Talks on Alice Hawkins - a Suffragette
Alice Hawkins

Alice Hawkins

Alice's Story

Alice’s Commemorative Plaque

Alice’s commemorative plaque

Many people today believe the suffragettes comprised of middle class ladies with time on their hands, but Alice Hawkins was none of this.

Born in 1863 into a very poor working class family, Alice was one of nine children. A strong socialist and trade unionist, Alice worked as a machinist in a Leicester shoe factory whilst raising a family of six. Frustrated at the lack of progress on many women’s issues of the day, including equal pay, Alice joined the suffragettes in 1907 after being arrested outside the Houses of Parliament and jailed in Holloway Prison.

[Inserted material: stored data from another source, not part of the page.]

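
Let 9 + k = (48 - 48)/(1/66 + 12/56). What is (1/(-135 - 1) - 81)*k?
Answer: 99153/136 ≈ 729.07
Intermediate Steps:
k = -9 (k = -9 + (48 - 48)/(1/66 + 12/56) = -9 + 0/(1/66 + 12*(1/56)) = -9 + 0/(1/66 + 3/14) = -9 + 0/(53/231) = -9 + 0*(231/53) = -9 + 0 = -9)
(1/(-135 - 1) - 81)*k = (1/(-135 - 1) - 81)*(-9) = (1/(-136) - 81)*(-9) = (-1/136 - 81)*(-9) = -11017/136*(-9) = 99153/136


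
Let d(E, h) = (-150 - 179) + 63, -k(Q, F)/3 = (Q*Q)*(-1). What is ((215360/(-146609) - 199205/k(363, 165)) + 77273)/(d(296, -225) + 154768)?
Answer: 2239142977775767/4477125271705713 ≈ 0.50013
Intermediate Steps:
k(Q, F) = 3*Q² (k(Q, F) = -3*Q*Q*(-1) = -3*Q²*(-1) = -(-3)*Q² = 3*Q²)
d(E, h) = -266 (d(E, h) = -329 + 63 = -266)
((215360/(-146609) - 199205/k(363, 165)) + 77273)/(d(296, -225) + 154768) = ((215360/(-146609) - 199205/(3*363²)) + 77273)/(-266 + 154768) = ((215360*(-1/146609) - 199205/(3*131769)) + 77273)/154502 = ((-215360/146609 - 199205/395307) + 77273)*(1/154502) = (-114338561365/57955563963 + 77273)*(1/154502) = (4478285955551534/57955563963)*(1/154502) = 2239142977775767/4477125271705713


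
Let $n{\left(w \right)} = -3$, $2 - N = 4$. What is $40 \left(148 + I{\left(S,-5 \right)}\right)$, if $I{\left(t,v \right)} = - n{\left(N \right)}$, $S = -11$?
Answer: $6040$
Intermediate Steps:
$N = -2$ ($N = 2 - 4 = -2$)
$I{\left(t,v \right)} = 3$ ($I{\left(t,v \right)} = \left(-1\right) \left(-3\right) = 3$)
$40 \left(148 + I{\left(S,-5 \right)}\right) = 40 \left(148 + 3\right) = 40 \cdot 151 = 6040$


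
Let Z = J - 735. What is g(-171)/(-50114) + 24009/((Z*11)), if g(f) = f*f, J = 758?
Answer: 1195789053/12678842 ≈ 94.314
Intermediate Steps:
Z = 23 (Z = 758 - 735 = 23)
g(f) = f**2
g(-171)/(-50114) + 24009/((Z*11)) = (-171)**2/(-50114) + 24009/((23*11)) = 29241*(-1/50114) + 24009/253 = -29241/50114 + 24009*(1/253) = -29241/50114 + 24009/253 = 1195789053/12678842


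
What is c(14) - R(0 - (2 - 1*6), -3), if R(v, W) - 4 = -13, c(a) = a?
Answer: 23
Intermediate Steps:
R(v, W) = -9 (R(v, W) = 4 - 13 = -9)
c(14) - R(0 - (2 - 1*6), -3) = 14 - 1*(-9) = 14 + 9 = 23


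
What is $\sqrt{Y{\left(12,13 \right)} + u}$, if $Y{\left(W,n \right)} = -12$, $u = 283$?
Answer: $\sqrt{271} \approx 16.462$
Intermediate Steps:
$\sqrt{Y{\left(12,13 \right)} + u} = \sqrt{-12 + 283} = \sqrt{271}$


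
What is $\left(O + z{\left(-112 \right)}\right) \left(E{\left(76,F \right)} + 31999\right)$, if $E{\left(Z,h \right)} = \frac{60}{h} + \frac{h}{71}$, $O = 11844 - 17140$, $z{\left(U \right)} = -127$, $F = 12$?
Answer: $- \frac{12322661208}{71} \approx -1.7356 \cdot 10^{8}$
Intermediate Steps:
$O = -5296$
$E{\left(Z,h \right)} = \frac{60}{h} + \frac{h}{71}$ ($E{\left(Z,h \right)} = \frac{60}{h} + h \frac{1}{71} = \frac{60}{h} + \frac{h}{71}$)
$\left(O + z{\left(-112 \right)}\right) \left(E{\left(76,F \right)} + 31999\right) = \left(-5296 - 127\right) \left(\left(\frac{60}{12} + \frac{1}{71} \cdot 12\right) + 31999\right) = - 5423 \left(\left(60 \cdot \frac{1}{12} + \frac{12}{71}\right) + 31999\right) = - 5423 \left(\left(5 + \frac{12}{71}\right) + 31999\right) = - 5423 \left(\frac{367}{71} + 31999\right) = \left(-5423\right) \frac{2272296}{71} = - \frac{12322661208}{71}$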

Following her release from jail, Alice formed the Leicester branch of the Women’s Social and Political Union with the help of the Pankhurst sisters and went on to be imprisoned on a further four occasions in her fight for the vote.

Unusually Alice’s husband Alfred also supported the suffragette cause and so Alice and Alfred were as one in their marriage and also in their political beliefs. Alfred would often attend meetings to heckle politicians on the issue of women and the vote and heckled Winston Churchill on two such occasions, being injured in the process.

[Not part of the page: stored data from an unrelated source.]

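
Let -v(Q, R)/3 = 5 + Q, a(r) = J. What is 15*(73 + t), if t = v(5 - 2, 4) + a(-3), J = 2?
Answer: 765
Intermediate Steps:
a(r) = 2
v(Q, R) = -15 - 3*Q (v(Q, R) = -3*(5 + Q) = -15 - 3*Q)
t = -22 (t = (-15 - 3*(5 - 2)) + 2 = (-15 - 3*3) + 2 = (-15 - 9) + 2 = -24 + 2 = -22)
15*(73 + t) = 15*(73 - 22) = 15*51 = 765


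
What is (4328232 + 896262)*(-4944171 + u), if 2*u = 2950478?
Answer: -18123414420408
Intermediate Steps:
u = 1475239 (u = (½)*2950478 = 1475239)
(4328232 + 896262)*(-4944171 + u) = (4328232 + 896262)*(-4944171 + 1475239) = 5224494*(-3468932) = -18123414420408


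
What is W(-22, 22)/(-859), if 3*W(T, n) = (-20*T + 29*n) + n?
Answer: -1100/2577 ≈ -0.42685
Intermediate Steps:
W(T, n) = 10*n - 20*T/3 (W(T, n) = ((-20*T + 29*n) + n)/3 = (-20*T + 30*n)/3 = 10*n - 20*T/3)
W(-22, 22)/(-859) = (10*22 - 20/3*(-22))/(-859) = (220 + 440/3)*(-1/859) = (1100/3)*(-1/859) = -1100/2577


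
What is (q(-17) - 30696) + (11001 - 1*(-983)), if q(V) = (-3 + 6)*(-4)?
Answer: -18724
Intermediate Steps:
q(V) = -12 (q(V) = 3*(-4) = -12)
(q(-17) - 30696) + (11001 - 1*(-983)) = (-12 - 30696) + (11001 - 1*(-983)) = -30708 + (11001 + 983) = -30708 + 11984 = -18724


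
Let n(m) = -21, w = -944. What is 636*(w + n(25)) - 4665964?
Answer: -5279704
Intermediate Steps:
636*(w + n(25)) - 4665964 = 636*(-944 - 21) - 4665964 = 636*(-965) - 4665964 = -613740 - 4665964 = -5279704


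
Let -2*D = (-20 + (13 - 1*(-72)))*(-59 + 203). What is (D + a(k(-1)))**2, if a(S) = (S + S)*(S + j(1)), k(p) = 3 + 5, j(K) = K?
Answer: 20575296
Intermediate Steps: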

The family still have much of Alice’s suffragette memorabilia, including her sash, prison notes, letters from the Pankhurst’s and much more and is perhaps one of the best collections in the UK today still with the descendants of those valiant women.

Peter’s mother remembers her granny Alice saying to her, ‘you must use your vote, we suffered for it’.

Words from all those years ago as true today.